Jenny Phillips's picture

The film you are talking about is Doing Time, Doing Vipassana. It is the story of the warden at Tihar Jail in New Delhi, Kiran Bedi, who hears about Vipassana, and brings it first to the staff at the jail, and later to the prisoners as well. This film did in fact start me thinking about bringing the same program into an American prison. I see the two prisons - Donaldson Correctional Facility and Tihar Jail - as closely linked. Both films give an inspiring sense of what can happen when a program like Vipassana slowly makes itself felt inside a prison. The cultural contrasts between the two are enormous, and yet it fits somehow.

janelane1980's picture

I appreciate your input. However, I still firmly feel that as long as the victims and families are focused on illwishing and negativity, they will not find happiness. It isn't possible to hold on to anger and pain, and find peace and happiness.

janelane1980's picture

There are many people who would not be happy to see prisoners having a chance to find peace inside themselves. However, those people will never be happy anyway, spending so much energy on negative thoughts and feelings for so long. If anyone things that this is an easy thing for the prisoners to go through, they would be wrong - coming to terms with your life, whom you have impacted and hurt, and all the pain you've gone through and dealt to others... You can physically see a change in these men from before and after their 10 day.

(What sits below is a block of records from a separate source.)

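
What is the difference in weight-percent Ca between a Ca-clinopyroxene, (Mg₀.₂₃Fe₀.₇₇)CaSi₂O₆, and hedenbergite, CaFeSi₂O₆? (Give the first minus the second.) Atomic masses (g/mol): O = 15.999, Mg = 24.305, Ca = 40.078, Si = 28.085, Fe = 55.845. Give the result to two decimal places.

0.49 percentage points

M((Mg₀.₂₃Fe₀.₇₇)CaSi₂O₆) = 240.833 g/mol, so wt% Ca = 40.078/240.833 × 100 = 16.64%.
M(CaFeSi₂O₆) = 248.087 g/mol, so wt% Ca = 40.078/248.087 × 100 = 16.15%.
16.64 − 16.15 = 0.49 pp.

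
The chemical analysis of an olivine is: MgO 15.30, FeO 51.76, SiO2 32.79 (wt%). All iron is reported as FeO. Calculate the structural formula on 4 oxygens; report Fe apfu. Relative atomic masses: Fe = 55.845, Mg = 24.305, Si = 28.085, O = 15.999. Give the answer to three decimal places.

MgO (M=40.304): mol = 0.37961; Mg = 0.37961, O = 0.37961.
FeO (M=71.844): mol = 0.72045; Fe = 0.72045, O = 0.72045.
SiO2 (M=60.083): mol = 0.54575; Si = 0.54575, O = 1.09150.
ΣO = 2.19156; factor = 4/ΣO = 1.82518.
Fe apfu = 0.72045 × 1.82518 = 1.315.

1.315 Fe apfu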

Maybe it should be recommended for the families of the victims to take a 10 day course as well.

Jenny Phillips's picture

Anyone who has taken a 10-day Vipassana course knows that it is not relaxing. There is really no way to spend those long hours on the mat without becoming engaged with your self and your life. For prisoners, who have frequently not had the opportunity to look within themselves, and to sit with their memories and emotions, entering the program takes such courage. Their lives are often so filled with noise and chaos and distraction. And there is a fear of what they might find out or uncover. And yet they discover that that is exactly what they need to do to find peace.

jasondcrane's picture

That was incredible. Such a powerful story. I thought it also sent a strong message about how our prisons are merely places to throw away our citizens rather than places of rehabilitation. Thank you for making this film available.

Jenny Phillips's picture

Yes, we have taken a wasteful and inhumane direction with our emphasis on warehousing and punishment rather than rehabilitation. I have always found such a level of seriousness and commitment when working with prisoners. There is a feeling that they must figure out how to live better lives, and that this may be their last chance to get ready for a successful return to society. And for those who are not going to be leaving prison, they are searching for a more satisfying way to live their lives inside.